KUALA LUMPUR (March 9): The Securities Commission Malaysia (SC) aims to mobilise RM90 billion to RM100 billion in cumulative sustainability financing by 2030 for projects delivering measurable environmental and social impact.
“Over the next five years, the initial focus will be on facilitating pilot financing for identified projects [which will serve as] learning opportunities to build up the sustainability financing ecosystem,” the regulator said in the fourth Capital Market Masterplan (CMP4), which spans 2026-2030, launched on Monday.
Noting that Malaysia is “well-positioned to unlock the potential for market-based sustainability finance”, the SC said it will tap the expertise of global institutions, environmental, social and governance (ESG) firms and specialists, as well as non-governmental organisations (NGOs), to adopt best practices and avoid common pitfalls.
The SC will also forge partnerships with counterparts in Asean and the Middle East, where there are shared interests in sustainability and Islamic finance.
Mobilising capital with blended structures
The report said the urgency of mobilising sustainable financing is reinforced by climate risks. The Intergovernmental Panel on Climate Change projects global warming could exceed two degrees Celsius by 2100, highlighting the need for significant investment in sustainability-related projects such as renewable energy and resilient infrastructure.
“The challenge for the Malaysian capital market is to mobilise substantial private capital in tandem with government funding to finance the nation’s goal in meeting its transition, mitigation, adaptation, resilience and social commitments,” the SC said.
One approach is to develop effective de-risking mechanisms to make climate and high-impact social projects more attractive to investors and private funds.
“Innovative blended finance structures will play a catalytic role in improving the commercial viability of high-impact projects,” the regulator said, referring to funds arranged in layers or a “capital stack” where each group of investors takes on a different level of risk and return.
The junior layer or the concessional grant, usually from donors, development finance institutions or climate funds that place high value on ESG benefits, is usually more willing to absorb the riskiest part of the project, creating a safety net for other investors.
On its role, the SC said it will facilitate sustainable financing through instruments such as guarantees, first-loss tranches, sustainability-linked sukuk, impact bonds and catastrophe bonds to de-risk investments and enhance returns for projects with lower commercial viability, including coastal resilience initiatives, micro, small and medium enterprise decarbonisation, and coal plant retirement.
Combining commercial capital from banks and institutional investors with concessional funding from governments and philanthropic sources can also help align risk-return expectations across a broader investor base.

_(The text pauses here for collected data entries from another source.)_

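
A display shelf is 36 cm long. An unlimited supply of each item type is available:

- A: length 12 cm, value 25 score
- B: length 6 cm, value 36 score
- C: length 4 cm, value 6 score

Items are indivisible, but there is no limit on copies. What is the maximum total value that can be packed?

Best value-per-unit is B at 36/6, and filling with it alone uses length 6×6=36. No mix of the others beats 6×36 = 216.

216 score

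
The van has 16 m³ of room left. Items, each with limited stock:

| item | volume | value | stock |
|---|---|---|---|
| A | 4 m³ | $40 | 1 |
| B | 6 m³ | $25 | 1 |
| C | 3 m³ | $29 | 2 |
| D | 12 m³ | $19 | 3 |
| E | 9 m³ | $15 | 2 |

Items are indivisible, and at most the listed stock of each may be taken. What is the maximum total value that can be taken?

Top feasible selections:
- 1×A + 1×B + 2×C: volume 16, value 123
- 1×A + 2×C: volume 10, value 98
Best: $123.

$123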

“In parallel, the SC will explore expanding the issuer base by enabling state and municipal entities to raise capital for sustainability-related projects, while supporting federal government initiatives,” it said.
Recognising that many sustainability projects remain marginally bankable or unbankable, the regulator said efforts will be stepped up to unlock new pools of concessional and commercial capital, including through Islamic social finance.
In addition, the SC will seek guidance from State Islamic Religious Councils to integrate waqf and zakat into blended finance structures through appropriate regulatory and operational frameworks, while exploring ways to attract international funding.
Social Exchange, building trust in social impact finance
To broaden access and market participation in social impact financing, the SC plans to facilitate the establishment of regulated fundraising platforms such as a Social Exchange, enabling retail investors to support small-scale, high-impact projects. The platform will connect NGOs, social enterprises, donors and investors, allowing social initiatives to tap a wider pool of funding.
Enhancing transparency, credibility and accountability within the social finance ecosystem will complement government efforts to strengthen community resilience and social welfare. It will also support capital mobilisation through climate finance innovation platforms, such as the Climate Finance Innovation Lab, and the establishment of special-purpose funds for adaptation projects to crowd in private investment and scale emerging sustainability solutions.
“Overall, these measures will unlock commercial investment for environmental and social projects, facilitate cross-border capital flows into sustainability-focused products and reinforce the capital market’s role in driving Malaysia’s shift towards a sustainable and inclusive economy,” the SC said.
A key initiative under CMP4, the Social Exchange Platform will provide a structured and transparent avenue for non-profit organisations to raise donations for eligible social projects while enabling donors to have greater visibility over fund utilisation and the impact of the projects.
In January 2025, the SC rolled out Malaysia’s first Social Exchange Pilot Programme towards establishing Malaysia’s first Social Exchange, as announced by Prime Minister Datuk Seri Anwar Ibrahim at the Global Forum on Islamic Economics and Finance in May 2024.
On Feb 12 this year, the SC announced the appointment of LC Wakaful Digital Sdn Bhd as the first Social Exchange Platform in Malaysia.